Adoraba el norte, con sus profundos y verdes valles, sus ríos de aguas bucólicas y cristalinas, playas de arena dorada y fina que contrastan con los suntuosos acantilados que emergen en sus pies. Tierra de valientes navegantes, de barquitos de madera, de grandes y plateadas olas, de ínfimos soñadores y hombres fuertes de metal. El mar es el verdadero dueño de estos lugares, los magnifica y los sella con su diseño, agota nuestra fantasía y nuestra voluntad. Tierra de pescadores y barquichuelas.
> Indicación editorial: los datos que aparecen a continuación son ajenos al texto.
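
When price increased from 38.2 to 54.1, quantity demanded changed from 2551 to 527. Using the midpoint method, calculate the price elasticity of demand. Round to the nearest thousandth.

-3.817

%Δq = (527 − 2551)/[(2551 + 527)/2] = -2024/1539 ≈ -1.3151.
%Δp = (54.1 − 38.2)/[(38.2 + 54.1)/2] = 15.9/46.15 ≈ 0.3445.
Arc elasticity E = %Δq/%Δp ≈ -1.3151/0.3445 ≈ -3.817.
|E| > 1: demand is elastic over this range.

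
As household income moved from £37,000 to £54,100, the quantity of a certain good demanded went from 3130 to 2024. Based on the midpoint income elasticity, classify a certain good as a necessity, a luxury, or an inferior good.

inferior

%ΔQ = (2024 − 3130)/[(3130+2024)/2] = -1106/2577 ≈ -0.4292.
%ΔI = (54,100 − 37,000)/[(37,000+54,100)/2] = 17100/45550 ≈ 0.3754.
E_I = %ΔQ/%ΔI ≈ -1.143.
E_I < 0: inferior good.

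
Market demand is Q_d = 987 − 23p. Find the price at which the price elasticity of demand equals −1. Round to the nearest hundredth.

For linear demand Q_d = a − bp, E = −bp/(a − bp). |E| = 1 ⇒ bp = a − bp ⇒ p = a/(2b).
p = 987/(2·23) ≈ 21.46.

21.46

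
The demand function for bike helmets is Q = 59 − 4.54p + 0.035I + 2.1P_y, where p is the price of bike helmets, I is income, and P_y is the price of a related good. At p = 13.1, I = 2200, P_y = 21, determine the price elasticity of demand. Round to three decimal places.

-0.493

Substituting, Q = 59 − 4.54(13.1) + 0.035(2200) + 2.1(21) = 59 − 59.474 + 77 + 44.1 = 120.626.
∂Q/∂p = −4.54, so E_p = (−4.54)·(13.1/120.626) ≈ -0.493.
|E_p| < 1: demand is inelastic.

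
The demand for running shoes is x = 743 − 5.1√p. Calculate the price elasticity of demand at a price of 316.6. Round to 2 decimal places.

-0.07

At p = 316.6, x = 652.2544.
dx/dp = −5.1/(2√p) = −5.1/(2·17.7933).
Point elasticity E = (dx/dp)·(p/x) = -0.1433 × 316.6/652.2544 ≈ -0.07.
|E| < 1, so demand is inelastic at this price.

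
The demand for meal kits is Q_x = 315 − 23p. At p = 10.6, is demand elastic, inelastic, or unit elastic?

elastic

At p = 10.6, Q_x = 71.2.
dQ_x/dp = −23.
Point elasticity E = (dQ_x/dp)·(p/Q_x) = -23 × 10.6/71.2 ≈ -3.424.
|E| ≈ 3.424 > 1, so demand is elastic.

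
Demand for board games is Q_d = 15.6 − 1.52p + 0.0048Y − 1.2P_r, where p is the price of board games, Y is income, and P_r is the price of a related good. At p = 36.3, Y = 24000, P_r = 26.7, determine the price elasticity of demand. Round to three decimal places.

-1.266

Evaluating quantity at (p, Y, P_r) gives Q_d = 15.6 − 1.52(36.3) + 0.0048(24000) − 1.2(26.7) = 15.6 − 55.176 + 115.2 − 32.04 = 43.584.
∂Q_d/∂p = −1.52, so E_p = (−1.52)·(36.3/43.584) ≈ -1.266.
|E_p| > 1: demand is elastic.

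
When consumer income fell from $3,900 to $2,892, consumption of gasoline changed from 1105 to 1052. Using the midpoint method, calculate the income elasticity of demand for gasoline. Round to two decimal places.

%ΔQ = (1052 − 1105)/[(1105+1052)/2] = -53/1078.5 ≈ -0.0491.
%ΔI = (2,892 − 3,900)/[(3,900+2,892)/2] = -1008/3396 ≈ -0.2968.
E_I = %ΔQ/%ΔI ≈ 0.17.
E_I ∈ (0,1): normal good (necessity).

0.17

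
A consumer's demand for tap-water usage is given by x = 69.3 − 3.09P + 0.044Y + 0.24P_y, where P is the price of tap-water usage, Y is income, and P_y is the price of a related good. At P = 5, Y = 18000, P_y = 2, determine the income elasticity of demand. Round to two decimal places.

0.94

x = 69.3 − 3.09(5) + 0.044(18000) + 0.24(2) = 69.3 − 15.45 + 792 + 0.48 = 846.33.
∂x/∂Y = +0.044, so E_I = 0.044·(18000/846.33) ≈ 0.94.
E_I ∈ (0,1): normal good (necessity).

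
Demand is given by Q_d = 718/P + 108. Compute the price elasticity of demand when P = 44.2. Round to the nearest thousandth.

At P = 44.2, Q_d = 124.2443.
dQ_d/dP = −718/P² = −0.3675.
Point elasticity E = (dQ_d/dP)·(P/Q_d) = -0.3675 × 44.2/124.2443 ≈ -0.131.
|E| < 1, so demand is inelastic at this price.

-0.131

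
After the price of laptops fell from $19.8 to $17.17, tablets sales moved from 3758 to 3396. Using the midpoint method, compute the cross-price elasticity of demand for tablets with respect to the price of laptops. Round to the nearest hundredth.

0.71

%ΔQ_x = (3396 − 3758)/[(3758+3396)/2] = -362/3577 ≈ -0.1012.
%ΔP_y = (17.17 − 19.8)/[(19.8+17.17)/2] ≈ -0.1423.
E_xy = -0.1012/-0.1423 ≈ 0.71.
E_xy > 0, so tablets and laptops are substitutes.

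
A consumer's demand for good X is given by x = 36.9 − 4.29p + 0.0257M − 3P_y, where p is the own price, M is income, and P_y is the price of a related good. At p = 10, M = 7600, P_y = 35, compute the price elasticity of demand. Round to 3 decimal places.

-0.509

Evaluating quantity at (p, M, P_y) gives x = 36.9 − 4.29(10) + 0.0257(7600) − 3(35) = 36.9 − 42.9 + 195.32 − 105 = 84.32.
∂x/∂p = −4.29, so E_p = (−4.29)·(10/84.32) ≈ -0.509.
|E_p| < 1: demand is inelastic.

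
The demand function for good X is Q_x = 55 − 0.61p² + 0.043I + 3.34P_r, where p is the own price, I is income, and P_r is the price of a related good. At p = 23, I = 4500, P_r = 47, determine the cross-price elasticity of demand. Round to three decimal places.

At the given point, Q_x = 55 − 0.61(23)² + 0.043(4500) + 3.34(47) = 55 − 322.69 + 193.5 + 156.98 = 82.79.
∂Q_x/∂P_r = +3.34, so E_xy = 3.34·(47/82.79) ≈ 1.896.
E_xy > 0: the goods are substitutes.

1.896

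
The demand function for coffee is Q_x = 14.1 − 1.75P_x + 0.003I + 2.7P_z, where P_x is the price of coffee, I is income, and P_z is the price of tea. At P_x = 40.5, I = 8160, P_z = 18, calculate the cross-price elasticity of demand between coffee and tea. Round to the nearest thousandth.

2.981

At the given point, Q_x = 14.1 − 1.75(40.5) + 0.003(8160) + 2.7(18) = 14.1 − 70.875 + 24.48 + 48.6 = 16.305.
∂Q_x/∂P_z = +2.7, so E_xy = 2.7·(18/16.305) ≈ 2.981.
E_xy > 0: the goods are substitutes.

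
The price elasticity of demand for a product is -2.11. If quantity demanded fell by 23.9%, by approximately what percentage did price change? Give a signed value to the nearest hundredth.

11.33

%ΔQ ≈ E × %ΔP ⇒ %ΔP = %ΔQ / E = (-23.9%)/(-2.11) ≈ 11.33%.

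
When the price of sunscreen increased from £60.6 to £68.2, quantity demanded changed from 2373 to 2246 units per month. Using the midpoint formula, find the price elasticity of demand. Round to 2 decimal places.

-0.47

%Δq = (2246 − 2373)/[(2373 + 2246)/2] = -127/2309.5 ≈ -0.0550.
%Δp = (68.2 − 60.6)/[(60.6 + 68.2)/2] = 7.6/64.4 ≈ 0.1180.
Arc elasticity E = %Δq/%Δp ≈ -0.0550/0.1180 ≈ -0.47.
|E| < 1: demand is inelastic over this range.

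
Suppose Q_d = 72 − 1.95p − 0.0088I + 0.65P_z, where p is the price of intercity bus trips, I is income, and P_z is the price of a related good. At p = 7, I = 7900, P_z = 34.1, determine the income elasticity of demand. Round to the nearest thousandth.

-6.323

First evaluate Q_d: 72 − 1.95(7) − 0.0088(7900) + 0.65(34.1) = 72 − 13.65 − 69.52 + 22.165 = 10.995.
∂Q_d/∂I = −0.0088, so E_I = -0.0088·(7900/10.995) ≈ -6.323.
E_I < 0: inferior good.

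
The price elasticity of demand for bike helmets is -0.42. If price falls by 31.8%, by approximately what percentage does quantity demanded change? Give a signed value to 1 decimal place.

13.4

%ΔQ ≈ E × %ΔP = (-0.42) × (-31.8%) ≈ 13.4%.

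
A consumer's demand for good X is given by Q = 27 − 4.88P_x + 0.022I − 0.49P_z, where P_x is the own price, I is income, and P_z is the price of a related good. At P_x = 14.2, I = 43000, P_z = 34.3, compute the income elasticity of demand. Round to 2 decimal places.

Q = 27 − 4.88(14.2) + 0.022(43000) − 0.49(34.3) = 27 − 69.296 + 946 − 16.807 = 886.897.
∂Q/∂I = +0.022, so E_I = 0.022·(43000/886.897) ≈ 1.07.
E_I > 1: normal good (luxury).

1.07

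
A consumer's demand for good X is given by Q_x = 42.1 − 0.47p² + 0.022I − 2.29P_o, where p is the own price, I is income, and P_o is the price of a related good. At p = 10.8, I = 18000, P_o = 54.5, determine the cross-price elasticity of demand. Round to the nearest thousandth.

-0.483

Q_x = 42.1 − 0.47(10.8)² + 0.022(18000) − 2.29(54.5) = 42.1 − 54.8208 + 396 − 124.805 = 258.4742.
∂Q_x/∂P_o = −2.29, so E_xy = -2.29·(54.5/258.4742) ≈ -0.483.
E_xy < 0: the goods are complements.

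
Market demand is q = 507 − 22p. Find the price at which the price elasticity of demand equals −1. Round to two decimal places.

For linear demand q = a − bp, E = −bp/(a − bp). |E| = 1 ⇒ bp = a − bp ⇒ p = a/(2b).
p = 507/(2·22) ≈ 11.52.

11.52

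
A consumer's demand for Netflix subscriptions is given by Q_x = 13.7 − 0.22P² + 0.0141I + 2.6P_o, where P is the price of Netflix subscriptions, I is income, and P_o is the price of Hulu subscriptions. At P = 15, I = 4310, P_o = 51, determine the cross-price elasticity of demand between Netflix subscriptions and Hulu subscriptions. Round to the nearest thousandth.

0.842

Evaluating quantity at (P, I, P_o) gives Q_x = 13.7 − 0.22(15)² + 0.0141(4310) + 2.6(51) = 13.7 − 49.5 + 60.771 + 132.6 = 157.571.
∂Q_x/∂P_o = +2.6, so E_xy = 2.6·(51/157.571) ≈ 0.842.
E_xy > 0: the goods are substitutes.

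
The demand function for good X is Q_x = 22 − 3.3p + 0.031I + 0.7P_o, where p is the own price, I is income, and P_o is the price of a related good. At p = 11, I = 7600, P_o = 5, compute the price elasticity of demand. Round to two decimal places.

First evaluate Q_x: 22 − 3.3(11) + 0.031(7600) + 0.7(5) = 22 − 36.3 + 235.6 + 3.5 = 224.8.
∂Q_x/∂p = −3.3, so E_p = (−3.3)·(11/224.8) ≈ -0.16.
|E_p| < 1: demand is inelastic.

-0.16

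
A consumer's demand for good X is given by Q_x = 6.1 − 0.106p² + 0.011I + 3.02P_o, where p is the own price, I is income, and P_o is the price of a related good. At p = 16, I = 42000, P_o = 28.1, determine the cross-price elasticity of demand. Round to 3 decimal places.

Q_x = 6.1 − 0.106(16)² + 0.011(42000) + 3.02(28.1) = 6.1 − 27.136 + 462 + 84.862 = 525.826.
∂Q_x/∂P_o = +3.02, so E_xy = 3.02·(28.1/525.826) ≈ 0.161.
E_xy > 0: the goods are substitutes.

0.161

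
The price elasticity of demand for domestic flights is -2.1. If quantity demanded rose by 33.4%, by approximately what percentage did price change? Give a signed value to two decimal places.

-15.90

%ΔQ ≈ E × %ΔP ⇒ %ΔP = %ΔQ / E = (33.4%)/(-2.1) ≈ -15.90%.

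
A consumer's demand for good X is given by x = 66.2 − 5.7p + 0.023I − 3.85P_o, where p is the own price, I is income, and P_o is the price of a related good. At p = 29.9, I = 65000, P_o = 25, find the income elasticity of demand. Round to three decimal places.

Substituting, x = 66.2 − 5.7(29.9) + 0.023(65000) − 3.85(25) = 66.2 − 170.43 + 1495 − 96.25 = 1294.52.
∂x/∂I = +0.023, so E_I = 0.023·(65000/1294.52) ≈ 1.155.
E_I > 1: normal good (luxury).

1.155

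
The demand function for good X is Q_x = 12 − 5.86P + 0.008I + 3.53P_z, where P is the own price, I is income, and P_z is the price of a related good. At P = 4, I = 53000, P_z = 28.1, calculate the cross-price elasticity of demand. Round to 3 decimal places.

At the given point, Q_x = 12 − 5.86(4) + 0.008(53000) + 3.53(28.1) = 12 − 23.44 + 424 + 99.193 = 511.753.
∂Q_x/∂P_z = +3.53, so E_xy = 3.53·(28.1/511.753) ≈ 0.194.
E_xy > 0: the goods are substitutes.

0.194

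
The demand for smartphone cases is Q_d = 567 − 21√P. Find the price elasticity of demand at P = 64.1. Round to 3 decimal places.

At P = 64.1, Q_d = 398.8688.
dQ_d/dP = −21/(2√P) = −21/(2·8.0062).
Point elasticity E = (dQ_d/dP)·(P/Q_d) = -1.3115 × 64.1/398.8688 ≈ -0.211.
|E| < 1, so demand is inelastic at this price.

-0.211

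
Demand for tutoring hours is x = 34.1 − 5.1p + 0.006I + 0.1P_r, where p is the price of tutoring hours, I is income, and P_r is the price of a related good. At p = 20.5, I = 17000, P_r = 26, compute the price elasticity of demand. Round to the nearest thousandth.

Substituting, x = 34.1 − 5.1(20.5) + 0.006(17000) + 0.1(26) = 34.1 − 104.55 + 102 + 2.6 = 34.15.
∂x/∂p = −5.1, so E_p = (−5.1)·(20.5/34.15) ≈ -3.061.
|E_p| > 1: demand is elastic.

-3.061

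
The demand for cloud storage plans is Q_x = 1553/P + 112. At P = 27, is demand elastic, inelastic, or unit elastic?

inelastic

At P = 27, Q_x = 169.5185.
dQ_x/dP = −1553/P² = −2.1303.
Point elasticity E = (dQ_x/dP)·(P/Q_x) = -2.1303 × 27/169.5185 ≈ -0.339.
|E| ≈ 0.339 < 1, so demand is inelastic.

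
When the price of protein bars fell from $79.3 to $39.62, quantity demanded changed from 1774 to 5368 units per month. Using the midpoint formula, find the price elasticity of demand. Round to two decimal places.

-1.51

%ΔQ = (5368 − 1774)/[(1774 + 5368)/2] = 3594/3571 ≈ 1.0064.
%Δp = (39.62 − 79.3)/[(79.3 + 39.62)/2] = -39.68/59.46 ≈ -0.6673.
Arc elasticity E = %ΔQ/%Δp ≈ 1.0064/-0.6673 ≈ -1.51.
|E| > 1: demand is elastic over this range.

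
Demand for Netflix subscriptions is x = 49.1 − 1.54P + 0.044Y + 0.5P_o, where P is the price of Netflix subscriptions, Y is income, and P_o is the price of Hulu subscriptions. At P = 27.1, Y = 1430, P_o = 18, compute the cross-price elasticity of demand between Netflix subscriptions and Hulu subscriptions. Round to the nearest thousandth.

x = 49.1 − 1.54(27.1) + 0.044(1430) + 0.5(18) = 49.1 − 41.734 + 62.92 + 9 = 79.286.
∂x/∂P_o = +0.5, so E_xy = 0.5·(18/79.286) ≈ 0.114.
E_xy > 0: the goods are substitutes.

0.114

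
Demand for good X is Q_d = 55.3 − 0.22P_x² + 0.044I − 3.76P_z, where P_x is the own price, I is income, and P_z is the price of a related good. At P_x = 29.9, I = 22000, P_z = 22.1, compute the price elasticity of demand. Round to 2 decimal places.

-0.53

Evaluating quantity at (P_x, I, P_z) gives Q_d = 55.3 − 0.22(29.9)² + 0.044(22000) − 3.76(22.1) = 55.3 − 196.6822 + 968 − 83.096 = 743.5218.
∂Q_d/∂P_x = −2·0.22·P_x = -13.156, so E_p = -13.156·(29.9/743.5218) ≈ -0.53.
|E_p| < 1: demand is inelastic.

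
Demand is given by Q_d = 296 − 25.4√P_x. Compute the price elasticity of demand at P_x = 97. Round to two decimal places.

-2.73

At P_x = 97, Q_d = 45.839.
dQ_d/dP_x = −25.4/(2√P_x) = −25.4/(2·9.8489).
Point elasticity E = (dQ_d/dP_x)·(P_x/Q_d) = -1.2895 × 97/45.839 ≈ -2.73.
|E| > 1, so demand is elastic at this price.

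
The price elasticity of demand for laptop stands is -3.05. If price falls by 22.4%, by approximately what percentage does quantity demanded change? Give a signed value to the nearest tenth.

68.3

%ΔQ ≈ E × %ΔP = (-3.05) × (-22.4%) ≈ 68.3%.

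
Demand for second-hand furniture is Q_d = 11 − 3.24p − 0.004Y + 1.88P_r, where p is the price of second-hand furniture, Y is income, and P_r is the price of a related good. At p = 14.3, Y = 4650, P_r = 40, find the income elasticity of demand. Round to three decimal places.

Evaluating quantity at (p, Y, P_r) gives Q_d = 11 − 3.24(14.3) − 0.004(4650) + 1.88(40) = 11 − 46.332 − 18.6 + 75.2 = 21.268.
∂Q_d/∂Y = −0.004, so E_I = -0.004·(4650/21.268) ≈ -0.875.
E_I < 0: inferior good.

-0.875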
Cada verano desde que yo tenía unos 10 años pasábamos en el norte nuestras vacaciones, en las que me reencontraba con mis amigos de verano, y en dónde redescubriamos juntos la ciudad y así cargaba mi mente de recuerdos y planes de proyectos para realizar el verano del año siguiente. En el norte todo era diferente. Sentía volar, me elevaba sobre las casas de pescadores hasta llegar al mar, testigo de la historia, de amores de verano, de familias enteras bañándose al morir las tardes de agosto. El sol escribía en mi espalda mientras estaba tumbada en la playa con mis amigos, percutida por la arena que impactaba en mi piel, atizada por el viento. Allí en esas tierras tan verdes y frescas y tan diferentes a la mía, toda la familia cogíamos la energía y el descanso necesario para volver y seguir un año más. Nos encantaba visitar cada pueblecito de la zona, donde parece que la vida trascurre con tanta lentitud y sosiego. Montes verdes, de intenso y variado verde incluso en el fuerte verano, salpicado de montañas, con robles, castaños y abetos, y las maravillosas casas con sus tejas negras y verdes. Y ese mar Cantábrico, esas playas, que mueren en unos acantilados enormes altos y escarpados. Y también nos encantaba pasear por el puerto, viendo como los pescadores salían y entraban con sus barcos, algunos sin capturar nada, lamentándose de su mala suerte. Otros muy contentos con su marco lleno de arenques y alguna que otra buena pieza. Y relajada y con el alma renovada y limpia, y la mente llena de recuerdos e ilusiones, volvíamos a casa. Tocaba con los dedos la realidad de lo cotidiano, y volvía al día a día del verano de Andalucía con mis amigas.